Consumer staples is displaying a little more conviction than utilities, which would follow the outperformance we’ve seen in the mega-cap names in recent weeks.
Equity investors appear satisfied that bank liquidity issues are largely resolved (although they are still drawing from government facilities) and are willing to test the waters again.
Below is an assessment of the performance of some of the most important sectors and asset classes relative to each other with an interpretation of what underlying market dynamics may be signaling about the future direction of risk-taking by investors. The below charts are all price ratios which show the underlying trend of the numerator relative to the denominator. A rising price ratio means the numerator is outperforming (up more/down less) the denominator. A falling price ratio means underperformance.

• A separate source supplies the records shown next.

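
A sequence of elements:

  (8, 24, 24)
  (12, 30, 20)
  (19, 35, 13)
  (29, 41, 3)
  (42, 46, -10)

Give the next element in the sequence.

(58, 52, -26)

First slot: differences are 4, 7, 10, … (increasing by 3 each time); 8, 12, 19, 29, 42 → 58.
Second slot: alternating steps +6, +5, +6, +5, …, so 24, 30, 35, 41, 46 → 52.
Third slot — together with the first slot always sums to 32: 24, 20, 13, 3, -10 → -26.
Putting it together: (58, 52, -26).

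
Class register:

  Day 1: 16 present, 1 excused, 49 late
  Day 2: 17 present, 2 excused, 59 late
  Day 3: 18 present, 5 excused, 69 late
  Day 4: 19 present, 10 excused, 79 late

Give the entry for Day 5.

20 present, 17 excused, 89 late

Present: 16, 17, 18, 19 → 20 (+1 each step).
Excused goes 1, 2, 5, 10 → 17 (differences are 1, 3, 5, … (increasing by 2 each time)).
Late goes 49, 59, 69, 79 → 89 (+10 each step).
So the next line is 20 present, 17 excused, 89 late.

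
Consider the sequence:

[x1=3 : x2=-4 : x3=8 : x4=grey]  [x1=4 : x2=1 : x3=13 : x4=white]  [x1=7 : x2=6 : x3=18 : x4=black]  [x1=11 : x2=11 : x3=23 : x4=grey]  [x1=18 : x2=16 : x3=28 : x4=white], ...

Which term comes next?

X1: each term is the sum of the two before it, so 3, 4, 7, 11, 18 → 29.
X2: -4, 1, 6, 11, 16 → 21 (+5 each step).
X3 — always 12 more than the x2: 8, 13, 18, 23, 28 → 33.
X4 — repeats grey → white → black: grey, white, black, grey, white → black.
So the next term is [x1=29 : x2=21 : x3=33 : x4=black].

[x1=29 : x2=21 : x3=33 : x4=black]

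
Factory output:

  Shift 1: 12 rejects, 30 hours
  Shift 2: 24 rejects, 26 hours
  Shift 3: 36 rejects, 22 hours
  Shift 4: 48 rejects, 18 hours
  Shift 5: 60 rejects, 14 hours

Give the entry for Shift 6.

72 rejects, 10 hours

Rejects — +12 each step: 12, 24, 36, 48, 60 → 72.
Hours: −4 each step; 30, 26, 22, 18, 14 → 10.
So the next record is 72 rejects, 10 hours.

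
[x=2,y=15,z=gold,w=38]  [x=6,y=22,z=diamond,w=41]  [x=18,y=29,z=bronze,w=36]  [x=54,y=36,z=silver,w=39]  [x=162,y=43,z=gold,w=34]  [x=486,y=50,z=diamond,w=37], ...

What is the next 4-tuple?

[x=1458,y=57,z=bronze,w=32]

X: 2, 6, 18, 54, 162, 486 → 1458 (×3 each step).
Y: +7 each step, so 15, 22, 29, 36, 43, 50 → 57.
Z: repeats gold → diamond → bronze → silver; gold, diamond, bronze, silver, gold, diamond → bronze.
W: alternating steps +3, −5, +3, −5, …, so 38, 41, 36, 39, 34, 37 → 32.
Combining the parts gives [x=1458,y=57,z=bronze,w=32].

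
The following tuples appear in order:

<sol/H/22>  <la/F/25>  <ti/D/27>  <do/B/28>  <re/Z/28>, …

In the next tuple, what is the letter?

Letter: letters move back 2 places in the alphabet, wrapping A→Z, so H, F, D, B, Z → X.

X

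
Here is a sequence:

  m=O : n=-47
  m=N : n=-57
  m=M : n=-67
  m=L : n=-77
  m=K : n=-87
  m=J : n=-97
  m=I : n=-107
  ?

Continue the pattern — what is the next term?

m=H : n=-117

For the m, letters move back 1 place in the alphabet: O, N, M, L, K, J, I → H.
N: −10 each step, so -47, -57, -67, -77, -87, -97, -107 → -117.
Putting it together: m=H : n=-117.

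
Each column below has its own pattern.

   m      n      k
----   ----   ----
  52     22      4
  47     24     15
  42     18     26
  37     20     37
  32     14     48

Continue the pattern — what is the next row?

27  16  59

Column m: −5 each step; 52, 47, 42, 37, 32 → 27.
Column n: alternating steps +2, −6, +2, −6, …, so 22, 24, 18, 20, 14 → 16.
Column k — +11 each step: 4, 15, 26, 37, 48 → 59.
Combining the parts gives 27  16  59.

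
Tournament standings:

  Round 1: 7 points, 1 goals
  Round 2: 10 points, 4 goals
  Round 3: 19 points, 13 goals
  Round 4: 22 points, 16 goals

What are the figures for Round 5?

31 points, 25 goals

For the points, alternating steps +3, +9, +3, +9, …: 7, 10, 19, 22 → 31.
Goals: always 6 less than the points; 1, 4, 13, 16 → 25.
So the next record is 31 points, 25 goals.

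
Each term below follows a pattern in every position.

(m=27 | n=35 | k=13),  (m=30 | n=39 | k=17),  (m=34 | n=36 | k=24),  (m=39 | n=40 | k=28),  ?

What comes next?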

LEADERS: RISK-OFF SENTIMENT CONTINUES TO BUILD, BUT SLOWLY
Utilities (XLU) – Slow & Gentle Signal
Utilities have been up and down relative to the S&P 500, but there is a gentle uptrend slowly developing. This sector has done a pretty good job of accurately assessing the current sentiment, which is to say that investors are flip-flopping back and forth based on the latest economic data. I’d like to see a little more conviction out of this signal before getting more comfortable saying this is a trend, but it has been tilting in that direction.
Consumer Staples (XLP) – Opportunity To Continue Leading
Consumer staples is displaying a little more conviction than utilities, which would follow the outperformance we’ve seen in the mega-cap names in recent weeks. With growth sectors fading sharply and cyclicals typically performing better during economic bottoms, I think there’s room here for this trend to continue.
Financials (XLF) – The Worst Is Behind Us
Equity investors appear satisfied that bank liquidity issues are largely resolved (although they are still drawing from government facilities) and are willing to test the waters again. While there were a few trouble spots (M&A and investment banking revenue, in particular), earnings results from the big banks indicate they’re still in a good position. This could be an opportunity based on valuations alone.
Industrials (XLI) – Conditions Don’t Support This Rebound
An uptrend in cyclicals is generally a sign of a bottom in the economy. I’m not sure that conditions support that notion, but we are seeing a bit of a rotation out of growth and back into these sectors. Financials and materials have been leading for a few weeks and now industrials are moving higher again. I don’t suspect this trend has longer-term legs, especially with continued deterioration in both manufacturing and housing.